Period 8: Vietnam Short Answer Essay Practice
Directions: Use your knowledge of the Vietnam Conflict and the quotes below to answer A, B, and C on the back of this paper.
“The intensely negative coverage of the Vietnam war influenced both politicians and the public. Americans depended on television to see and understand the war, but the death and destruction they saw appeared as irrational killing when prospects for the war became increasingly negative. Therefore, the majority of Americans withdrew their support for the war after the Tet Offensive. War coverage declined from 90 percent of all newscasts to 61 percent from Richard Nixon's election through February 1969. Though the media had been covering the anti-war movement before 1968, it now overshadowed the war itself. Draft-card burning and demonstrations provided television with fresher conflict, human impact, and moral issues. With the massive loss of public support for the war, politicians initiated withdrawal policies. Television no longer focused on combat, but on the political process. From 1965 to 1969, the percentage of combat stories had been 48 percent; from 1970 until the end of U.S involvement, only 13 percent of news stores involved soldiers in combat. By 1975, the U.S public was left with one climactic image of their soldiers in Vietnam: losing the war as Saigon fell.” - Erin McLaughlin
“The majority of Americans, it appeared, neither wanted to talk or think about their nation's longest and most debilitating war--the only war the United States ever lost. The originator of the containment policy that drove this war, later, George R. Kennan's depiction of the Vietnam War was as ‘the most disastrous of all America's undertakings over the whole two hundred years of its history.’ Initially, the humiliating defeat imposed by a nation Secretary of State Henry Kissinger had described as "a fourth-rate power" caused a loss of pride and self-confidence in a people that liked to think of the United States as invincible.
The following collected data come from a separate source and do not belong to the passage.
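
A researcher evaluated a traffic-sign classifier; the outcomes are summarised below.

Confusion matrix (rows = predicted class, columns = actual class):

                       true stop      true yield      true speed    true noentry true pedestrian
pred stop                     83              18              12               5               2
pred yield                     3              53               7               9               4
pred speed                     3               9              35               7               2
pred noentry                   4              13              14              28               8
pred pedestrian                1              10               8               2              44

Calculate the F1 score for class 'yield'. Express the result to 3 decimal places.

0.592

Treat 'yield' as positive and all other classes as negative.
F1 score = 2·TP/(2·TP+FP+FN).
yield: TP=53, FP=3+7+9+4=23, FN=18+9+13+10=50 → 106/179 = 0.5922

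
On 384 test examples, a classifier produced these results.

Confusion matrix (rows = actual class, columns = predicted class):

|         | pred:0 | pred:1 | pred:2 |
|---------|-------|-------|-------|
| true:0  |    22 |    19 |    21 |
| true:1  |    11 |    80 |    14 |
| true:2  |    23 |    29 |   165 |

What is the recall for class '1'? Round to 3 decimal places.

Take TP from the diagonal, FP from the rest of the '1' prediction marginal, FN from the rest of the '1' actual marginal.
recall = TP/(TP+FN).
1: TP=80, FN=11+14=25 → 80/105 = 0.7619

0.762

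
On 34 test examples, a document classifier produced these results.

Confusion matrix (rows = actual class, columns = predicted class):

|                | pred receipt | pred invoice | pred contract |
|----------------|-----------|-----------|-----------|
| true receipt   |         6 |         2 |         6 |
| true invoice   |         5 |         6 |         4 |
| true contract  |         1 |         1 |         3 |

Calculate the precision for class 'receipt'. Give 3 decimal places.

One-vs-rest for 'receipt': TP = diagonal; FP = other classes predicted 'receipt'; FN = 'receipt' predicted as other.
precision = TP/(TP+FP).
receipt: TP=6, FP=5+1=6 → 6/12 = 0.5000

0.500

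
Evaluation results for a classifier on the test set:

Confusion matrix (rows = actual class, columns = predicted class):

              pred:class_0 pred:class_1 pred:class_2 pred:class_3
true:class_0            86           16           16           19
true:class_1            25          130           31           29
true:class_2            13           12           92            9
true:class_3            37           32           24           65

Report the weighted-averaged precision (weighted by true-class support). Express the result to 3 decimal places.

0.591

Per-class precision (TP/(TP+FP)):
  class_0: TP=86, FP=25+13+37=75 → 86/161 = 0.5342
  class_1: TP=130, FP=16+12+32=60 → 130/190 = 0.6842
  class_2: TP=92, FP=16+31+24=71 → 92/163 = 0.5644
  class_3: TP=65, FP=19+29+9=57 → 65/122 = 0.5328
Weighted-precision = Σ (supportᵢ/N)·precisionᵢ with N=636: (137/636)·0.5342 + (215/636)·0.6842 + (126/636)·0.5644 + (158/636)·0.5328 = 0.591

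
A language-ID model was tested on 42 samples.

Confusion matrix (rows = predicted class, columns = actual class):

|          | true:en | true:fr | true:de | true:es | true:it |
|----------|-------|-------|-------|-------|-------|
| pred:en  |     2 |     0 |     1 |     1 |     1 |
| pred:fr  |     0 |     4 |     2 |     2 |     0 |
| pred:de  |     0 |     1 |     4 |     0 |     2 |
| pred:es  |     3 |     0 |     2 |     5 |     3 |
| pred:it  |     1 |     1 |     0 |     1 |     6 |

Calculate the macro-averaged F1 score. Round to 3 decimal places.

0.492

Per-class F1 score (2·TP/(2·TP+FP+FN)):
  en: TP=2, FP=0+1+1+1=3, FN=0+0+3+1=4 → 4/11 = 0.3636
  fr: TP=4, FP=0+2+2+0=4, FN=0+1+0+1=2 → 8/14 = 0.5714
  de: TP=4, FP=0+1+0+2=3, FN=1+2+2+0=5 → 8/16 = 0.5000
  es: TP=5, FP=3+0+2+3=8, FN=1+2+0+1=4 → 10/22 = 0.4545
  it: TP=6, FP=1+1+0+1=3, FN=1+0+2+3=6 → 12/21 = 0.5714
Macro-F1 score = mean = (0.3636 + 0.5714 + 0.5000 + 0.4545 + 0.5714) / 5 = 0.492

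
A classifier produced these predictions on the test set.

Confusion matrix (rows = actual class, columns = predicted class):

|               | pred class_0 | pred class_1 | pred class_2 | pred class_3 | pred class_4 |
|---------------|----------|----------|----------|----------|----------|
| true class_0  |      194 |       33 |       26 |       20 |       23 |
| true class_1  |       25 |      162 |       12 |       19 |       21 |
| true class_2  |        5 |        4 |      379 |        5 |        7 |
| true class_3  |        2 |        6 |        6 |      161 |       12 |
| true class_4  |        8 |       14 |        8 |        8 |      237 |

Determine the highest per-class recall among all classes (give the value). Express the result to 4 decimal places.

Per-class recall (TP/(TP+FN)):
  class_0: TP=194, FN=33+26+20+23=102 → 194/296 = 0.65541
  class_1: TP=162, FN=25+12+19+21=77 → 162/239 = 0.67782
  class_2: TP=379, FN=5+4+5+7=21 → 379/400 = 0.94750
  class_3: TP=161, FN=2+6+6+12=26 → 161/187 = 0.86096
  class_4: TP=237, FN=8+14+8+8=38 → 237/275 = 0.86182
Highest is class 'class_2' with recall = 0.9475.

0.9475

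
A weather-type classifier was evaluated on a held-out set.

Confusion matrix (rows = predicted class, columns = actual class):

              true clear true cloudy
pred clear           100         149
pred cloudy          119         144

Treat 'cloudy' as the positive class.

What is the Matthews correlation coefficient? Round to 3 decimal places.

MCC = (TP·TN − FP·FN) / √((TP+FP)(TP+FN)(TN+FP)(TN+FN))
Numerator = 144·100 − 119·149 = -3331
Denominator = √(263·293·219·249) = √4202104329 = 64823.6402
MCC = -3331 / 64823.6402 = -0.051

-0.051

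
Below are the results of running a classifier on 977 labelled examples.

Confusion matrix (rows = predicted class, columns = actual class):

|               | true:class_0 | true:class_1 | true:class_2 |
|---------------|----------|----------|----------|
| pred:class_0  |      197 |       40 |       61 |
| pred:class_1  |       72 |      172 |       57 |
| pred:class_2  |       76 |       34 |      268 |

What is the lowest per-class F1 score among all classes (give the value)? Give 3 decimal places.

0.613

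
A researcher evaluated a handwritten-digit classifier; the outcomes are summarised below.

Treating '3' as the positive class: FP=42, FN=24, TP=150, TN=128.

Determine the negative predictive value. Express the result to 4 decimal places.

NPV = TN/(TN+FN) = 128/(128+24) = 0.8421

0.8421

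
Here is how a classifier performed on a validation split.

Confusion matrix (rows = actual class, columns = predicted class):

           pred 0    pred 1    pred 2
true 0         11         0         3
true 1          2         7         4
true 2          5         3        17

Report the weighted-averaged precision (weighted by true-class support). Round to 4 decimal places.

0.6801

Per-class precision (TP/(TP+FP)):
  0: TP=11, FP=2+5=7 → 11/18 = 0.61111
  1: TP=7, FP=0+3=3 → 7/10 = 0.70000
  2: TP=17, FP=3+4=7 → 17/24 = 0.70833
Weighted-precision = Σ (supportᵢ/N)·precisionᵢ with N=52: (14/52)·0.61111 + (13/52)·0.70000 + (25/52)·0.70833 = 0.6801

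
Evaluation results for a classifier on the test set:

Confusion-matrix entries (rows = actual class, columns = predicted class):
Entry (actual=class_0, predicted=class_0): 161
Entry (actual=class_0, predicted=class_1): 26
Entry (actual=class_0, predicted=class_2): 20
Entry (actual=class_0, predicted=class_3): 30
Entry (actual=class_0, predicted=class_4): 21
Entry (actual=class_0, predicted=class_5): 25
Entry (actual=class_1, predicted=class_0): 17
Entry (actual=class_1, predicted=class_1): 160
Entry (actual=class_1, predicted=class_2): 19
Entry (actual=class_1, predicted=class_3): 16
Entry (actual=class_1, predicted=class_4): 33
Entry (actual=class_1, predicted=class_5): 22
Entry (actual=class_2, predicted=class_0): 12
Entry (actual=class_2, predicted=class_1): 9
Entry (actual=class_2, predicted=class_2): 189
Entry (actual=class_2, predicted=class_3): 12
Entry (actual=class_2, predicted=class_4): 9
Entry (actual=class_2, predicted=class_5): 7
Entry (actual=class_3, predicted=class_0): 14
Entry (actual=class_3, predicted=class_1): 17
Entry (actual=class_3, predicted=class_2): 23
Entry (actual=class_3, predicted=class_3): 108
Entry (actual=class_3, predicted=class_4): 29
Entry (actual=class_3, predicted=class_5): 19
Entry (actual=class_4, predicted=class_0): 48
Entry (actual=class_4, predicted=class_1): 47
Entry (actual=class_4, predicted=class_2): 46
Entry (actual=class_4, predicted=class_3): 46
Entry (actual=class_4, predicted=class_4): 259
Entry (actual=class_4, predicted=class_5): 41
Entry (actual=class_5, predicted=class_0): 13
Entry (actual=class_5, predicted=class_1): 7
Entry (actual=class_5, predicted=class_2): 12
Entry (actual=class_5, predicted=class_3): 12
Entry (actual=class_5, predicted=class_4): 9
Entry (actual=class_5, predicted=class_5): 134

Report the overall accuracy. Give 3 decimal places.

0.605

Accuracy = trace / total = (161+160+189+108+259+134=1011) / 1672 = 1011/1672 = 0.605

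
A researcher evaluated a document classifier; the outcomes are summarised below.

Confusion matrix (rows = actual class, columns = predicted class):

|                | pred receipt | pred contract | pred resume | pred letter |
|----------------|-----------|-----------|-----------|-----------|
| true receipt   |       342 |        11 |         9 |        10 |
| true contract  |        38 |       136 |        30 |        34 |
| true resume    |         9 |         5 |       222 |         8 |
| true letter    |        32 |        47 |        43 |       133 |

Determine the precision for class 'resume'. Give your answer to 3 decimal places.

0.730

precision = TP/(TP+FP).
resume: TP=222, FP=9+30+43=82 → 222/304 = 0.7303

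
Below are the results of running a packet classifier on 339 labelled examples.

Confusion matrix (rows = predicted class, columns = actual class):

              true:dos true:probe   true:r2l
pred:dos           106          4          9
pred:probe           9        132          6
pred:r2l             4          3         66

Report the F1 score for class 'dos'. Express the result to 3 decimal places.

0.891

One-vs-rest for 'dos': TP = diagonal; FP = other classes predicted 'dos'; FN = 'dos' predicted as other.
F1 score = 2·TP/(2·TP+FP+FN).
dos: TP=106, FP=4+9=13, FN=9+4=13 → 212/238 = 0.8908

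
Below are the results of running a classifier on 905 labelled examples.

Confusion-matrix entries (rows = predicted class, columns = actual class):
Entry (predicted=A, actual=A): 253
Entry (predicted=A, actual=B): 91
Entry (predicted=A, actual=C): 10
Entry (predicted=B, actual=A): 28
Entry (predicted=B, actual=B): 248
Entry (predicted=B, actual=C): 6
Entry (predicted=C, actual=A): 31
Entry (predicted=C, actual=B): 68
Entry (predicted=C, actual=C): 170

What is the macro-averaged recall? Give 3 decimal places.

0.778

Per-class recall (TP/(TP+FN)):
  A: TP=253, FN=28+31=59 → 253/312 = 0.8109
  B: TP=248, FN=91+68=159 → 248/407 = 0.6093
  C: TP=170, FN=10+6=16 → 170/186 = 0.9140
Macro-recall = mean = (0.8109 + 0.6093 + 0.9140) / 3 = 0.778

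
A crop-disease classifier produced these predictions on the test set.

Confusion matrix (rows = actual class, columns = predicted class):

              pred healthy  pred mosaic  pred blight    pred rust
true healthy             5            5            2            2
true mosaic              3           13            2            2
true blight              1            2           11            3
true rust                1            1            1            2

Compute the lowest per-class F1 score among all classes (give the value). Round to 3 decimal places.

0.286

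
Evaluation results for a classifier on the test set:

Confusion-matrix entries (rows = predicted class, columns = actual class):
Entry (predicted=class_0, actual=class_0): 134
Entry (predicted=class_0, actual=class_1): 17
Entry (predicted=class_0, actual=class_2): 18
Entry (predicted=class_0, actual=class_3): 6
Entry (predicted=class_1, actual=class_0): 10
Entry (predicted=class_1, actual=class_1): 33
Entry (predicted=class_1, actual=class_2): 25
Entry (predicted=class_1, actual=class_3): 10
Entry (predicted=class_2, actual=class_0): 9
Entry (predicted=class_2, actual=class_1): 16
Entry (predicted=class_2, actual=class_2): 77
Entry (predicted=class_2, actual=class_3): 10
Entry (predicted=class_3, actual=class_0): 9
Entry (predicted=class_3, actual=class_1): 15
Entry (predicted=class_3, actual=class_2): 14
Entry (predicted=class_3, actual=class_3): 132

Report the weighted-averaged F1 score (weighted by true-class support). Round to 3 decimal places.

0.698

Per-class F1 score (2·TP/(2·TP+FP+FN)):
  class_0: TP=134, FP=17+18+6=41, FN=10+9+9=28 → 268/337 = 0.7953
  class_1: TP=33, FP=10+25+10=45, FN=17+16+15=48 → 66/159 = 0.4151
  class_2: TP=77, FP=9+16+10=35, FN=18+25+14=57 → 154/246 = 0.6260
  class_3: TP=132, FP=9+15+14=38, FN=6+10+10=26 → 264/328 = 0.8049
Weighted-F1 score = Σ (supportᵢ/N)·F1 scoreᵢ with N=535: (162/535)·0.7953 + (81/535)·0.4151 + (134/535)·0.6260 + (158/535)·0.8049 = 0.698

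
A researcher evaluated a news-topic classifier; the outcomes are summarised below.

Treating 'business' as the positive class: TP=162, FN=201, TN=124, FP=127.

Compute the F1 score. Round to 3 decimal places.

0.497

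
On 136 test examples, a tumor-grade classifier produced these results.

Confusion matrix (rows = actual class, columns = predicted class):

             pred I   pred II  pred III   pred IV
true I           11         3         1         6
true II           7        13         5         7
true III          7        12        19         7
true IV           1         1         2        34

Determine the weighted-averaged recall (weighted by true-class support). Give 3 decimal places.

0.566

Per-class recall (TP/(TP+FN)):
  I: TP=11, FN=3+1+6=10 → 11/21 = 0.5238
  II: TP=13, FN=7+5+7=19 → 13/32 = 0.4063
  III: TP=19, FN=7+12+7=26 → 19/45 = 0.4222
  IV: TP=34, FN=1+1+2=4 → 34/38 = 0.8947
Weighted-recall = Σ (supportᵢ/N)·recallᵢ with N=136: (21/136)·0.5238 + (32/136)·0.4063 + (45/136)·0.4222 + (38/136)·0.8947 = 0.566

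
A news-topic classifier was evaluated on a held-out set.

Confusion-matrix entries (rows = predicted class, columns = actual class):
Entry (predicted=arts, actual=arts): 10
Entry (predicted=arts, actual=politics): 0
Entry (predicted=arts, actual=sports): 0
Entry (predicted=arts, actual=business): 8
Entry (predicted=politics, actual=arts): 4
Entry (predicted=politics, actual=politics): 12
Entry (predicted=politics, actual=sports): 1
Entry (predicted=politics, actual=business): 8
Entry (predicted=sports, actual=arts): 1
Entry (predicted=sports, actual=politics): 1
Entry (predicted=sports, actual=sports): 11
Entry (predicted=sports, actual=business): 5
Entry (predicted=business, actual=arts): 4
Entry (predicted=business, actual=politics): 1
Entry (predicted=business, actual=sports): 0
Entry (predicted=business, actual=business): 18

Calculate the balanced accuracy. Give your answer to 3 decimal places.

Balanced accuracy = mean of per-class recall.
  arts: recall = 10/19 = 0.5263
  politics: recall = 12/14 = 0.8571
  sports: recall = 11/12 = 0.9167
  business: recall = 18/39 = 0.4615
Mean = (0.5263 + 0.8571 + 0.9167 + 0.4615) / 4 = 0.690

0.690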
So did the economic woes then afflicting the United States, which many blamed on the estimated $167 billion spent on the war. President Lyndon B. Johnson's decision to finance a major war and the domestic programs of the Great Society simultaneously, without a significant increase in taxation, launched a runaway double-digit inflation and mounting federal debt that ravaged the American economy and eroded living standards from the late 1960s into the 1990s. The conflict weakened public faith in government, and in the honesty and competence of its leaders. Indeed, skepticism, if not cynicism, and a high degree of suspicion of and distrust toward authority of all kind characterized the views of an increasing number of Americans in the wake of the war. The military, especially, was discredited for years. -Harvard Sitikoff
A)Explain the impact on American society as contrasted by McLauglin and Sitikoff.
B)Describe one psychological impact or event affecting Americafrom 1968 to the presentnot already included in the quotes.
C)Describe one event affecting American politics from 1968 to the present not already included in the excerpts.